The Senate Democrats’ “nuclear option”: What it means for the legal landscape

November 23, 2013

US CapitolEarlier this week, the Senate Democrats finally exercised their so-called “nuclear option.” 

Used heavily by some of the more sensationalist elements of the media, the label seems to imply that Washington, D.C. has been reduced to nothing but a radioactive crater as a result.

Nevertheless, the actual events that took place in Washington this week are in no rational way comparable to a nuclear holocaust – nor, as the poorly-chosen analogy seems to imply, is the Senate’s rule change a true “last resort.”

That isn’t to say that the rule change enacted by Senate Democrats isn’t historically significant.  Quite the opposite: the day will undoubtedly be marked in history texts long into the future.

In case you’ve been avoiding all Internet, TV, and print news sources, here’s what happened: the Senate voted 52 to 48 to change the required number of votes to end filibusters against all presidential nominees, except those for the U.S. Supreme Court.

Despite being labeled by detractors as a “radical power grab,” this change isn’t entirely surprising.

The filibuster, a procedural tool of the minority party to block actions taken by the majority, was once used sparingly and only selectively on an issue-by-issue basis.

Since President Obama took office in 2009, it has been used routinely by Senate Republicans to block many of Obama’s executive and judicial nominations.  According to Senate Majority Leader Harry Reid, of the 168 filibusters of executive and judicial nominations in the history of the Senate, about half of them occurred during President Obama’s tenure.

In short, filibusters have become the norm rather than the exception, allowing Senate Republicans an effective veto of any Obama appointees, despite the fact that the Democrats currently hold the majority in the Senate.

With that “veto” gone, the approval of President Obama’s nominees will progress unfettered for the first time since he took office in 2009.

What does this mean for the legal and political landscape?

On the executive front, President Obama no longer has to worry about whether the Senate Republicans (assuming that they remain the minority party after 2014) will block a specific executive appointee or block any appointee for a specific post (namely, the director of the Consumer Finance Protection Bureau).

On the judicial front, this change has a far greater impact – and such is likely the reason that Republicans are so upset.

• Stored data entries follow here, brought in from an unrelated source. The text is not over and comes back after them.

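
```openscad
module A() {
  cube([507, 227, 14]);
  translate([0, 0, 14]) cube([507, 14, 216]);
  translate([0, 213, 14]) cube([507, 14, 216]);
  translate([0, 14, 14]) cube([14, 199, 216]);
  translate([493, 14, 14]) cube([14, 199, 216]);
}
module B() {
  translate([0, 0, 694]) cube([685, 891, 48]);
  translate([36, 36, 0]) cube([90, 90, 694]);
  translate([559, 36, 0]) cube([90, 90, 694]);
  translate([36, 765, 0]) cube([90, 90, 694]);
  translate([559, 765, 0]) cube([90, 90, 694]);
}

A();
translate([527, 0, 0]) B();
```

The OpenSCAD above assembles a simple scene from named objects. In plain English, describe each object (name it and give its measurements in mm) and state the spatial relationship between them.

A is an open-topped rectangular box: outside dimensions 507×227×230 mm, with a uniform wall and base thickness of 14 mm. The base is a full 507×227 slab on the floor; four walls sit on top of the base. The front and back walls (the −y and +y sides) span the full width; the two side walls fit between them.

B is a table: top 685 mm (x) × 891 mm (y), 48 mm thick, upper face at z = 742 mm, on four 90×90 mm square legs, each inset 36 mm from the nearest pair of top edges, running from z = 0 to the bottom of the top.

The table is on the floor beside the open box on its +x side.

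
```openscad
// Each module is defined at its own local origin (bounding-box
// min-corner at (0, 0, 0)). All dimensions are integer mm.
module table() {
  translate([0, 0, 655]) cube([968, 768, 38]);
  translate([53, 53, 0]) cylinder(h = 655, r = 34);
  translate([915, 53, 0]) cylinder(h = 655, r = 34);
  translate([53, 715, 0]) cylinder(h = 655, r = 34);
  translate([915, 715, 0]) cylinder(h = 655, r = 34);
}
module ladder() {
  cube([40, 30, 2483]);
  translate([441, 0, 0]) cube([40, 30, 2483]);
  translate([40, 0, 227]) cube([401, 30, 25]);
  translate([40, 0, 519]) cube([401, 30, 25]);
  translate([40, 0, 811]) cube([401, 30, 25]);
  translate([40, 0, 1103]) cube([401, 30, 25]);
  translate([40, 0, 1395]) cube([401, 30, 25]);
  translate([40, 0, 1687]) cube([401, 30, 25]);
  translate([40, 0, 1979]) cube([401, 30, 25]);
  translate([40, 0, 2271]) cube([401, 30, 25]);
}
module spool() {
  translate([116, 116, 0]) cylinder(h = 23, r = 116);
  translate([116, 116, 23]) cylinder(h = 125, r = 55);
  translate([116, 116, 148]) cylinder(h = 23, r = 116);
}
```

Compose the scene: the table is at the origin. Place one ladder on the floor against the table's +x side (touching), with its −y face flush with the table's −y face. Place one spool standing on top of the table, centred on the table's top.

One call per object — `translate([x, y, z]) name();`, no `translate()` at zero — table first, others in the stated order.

table();
translate([968, 0, 0]) ladder();
translate([368, 268, 693]) spool();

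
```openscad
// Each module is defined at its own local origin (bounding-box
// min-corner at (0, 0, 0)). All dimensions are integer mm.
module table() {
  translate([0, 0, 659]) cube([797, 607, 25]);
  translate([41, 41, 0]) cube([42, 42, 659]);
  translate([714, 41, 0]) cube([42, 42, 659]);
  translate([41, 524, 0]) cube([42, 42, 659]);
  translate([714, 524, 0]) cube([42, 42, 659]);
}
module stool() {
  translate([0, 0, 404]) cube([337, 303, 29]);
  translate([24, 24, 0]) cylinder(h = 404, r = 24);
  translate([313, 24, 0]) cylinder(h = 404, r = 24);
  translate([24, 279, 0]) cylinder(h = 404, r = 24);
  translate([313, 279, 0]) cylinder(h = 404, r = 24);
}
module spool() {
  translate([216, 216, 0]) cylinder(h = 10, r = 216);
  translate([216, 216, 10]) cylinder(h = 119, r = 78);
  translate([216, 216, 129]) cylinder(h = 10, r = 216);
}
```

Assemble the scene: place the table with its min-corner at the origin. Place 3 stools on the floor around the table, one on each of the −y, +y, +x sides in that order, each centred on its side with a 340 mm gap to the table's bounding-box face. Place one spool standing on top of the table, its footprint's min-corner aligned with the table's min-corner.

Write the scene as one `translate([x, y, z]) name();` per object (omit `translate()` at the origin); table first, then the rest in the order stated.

table();
translate([230, -643, 0]) stool();
translate([230, 947, 0]) stool();
translate([1137, 152, 0]) stool();
translate([0, 0, 684]) spool();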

Federal judges – including those sitting on a court of appeals – hold their positions until they die or retire (or are involuntarily removed).  As such, a president’s political and legal influence can last far beyond the years that he occupies the White House through any judicial appointments; and that influence may be far greater if the president is able to appoint a greater number of judges.

In addition, it’s worth noting that the removal of the threat of a minority veto allows President Obama to confirm not only a greater number of judges, but also ones who are more left-leaning (potentially to a significant degree) than Senate Republicans would have allowed.

As Supreme Court Justice Sonia Sotomayor stated in 2005, back when she was a judge on the Second Circuit Court of Appeals, appeals courts are “where policy is made.”

Despite the uproar this statement caused in conservative circles, legal scholars noted that Sotomayor was absolutely correct in her statement, and that this reality is nothing new.  After all, the Supreme Court decides less than 100 cases a year, while the federal courts of appeals decide thousands.

In other words, the Senate rules change eliminating the filibuster will have an immediate impact on the precedential direction that the federal courts travel for, potentially, the next several decades.

And, despite Republican outcry over the rule change, it is extraordinarily unlikely that, should Republicans take majority control of the Senate in 2014 or at any time thereafter, they will undo this change.  In the current highly partisan environment, Republicans will not want to risk similar Democratic stonewalling with a Republican in the White House.

It appears, then, the new rule – as controversial as it may be – is here to stay.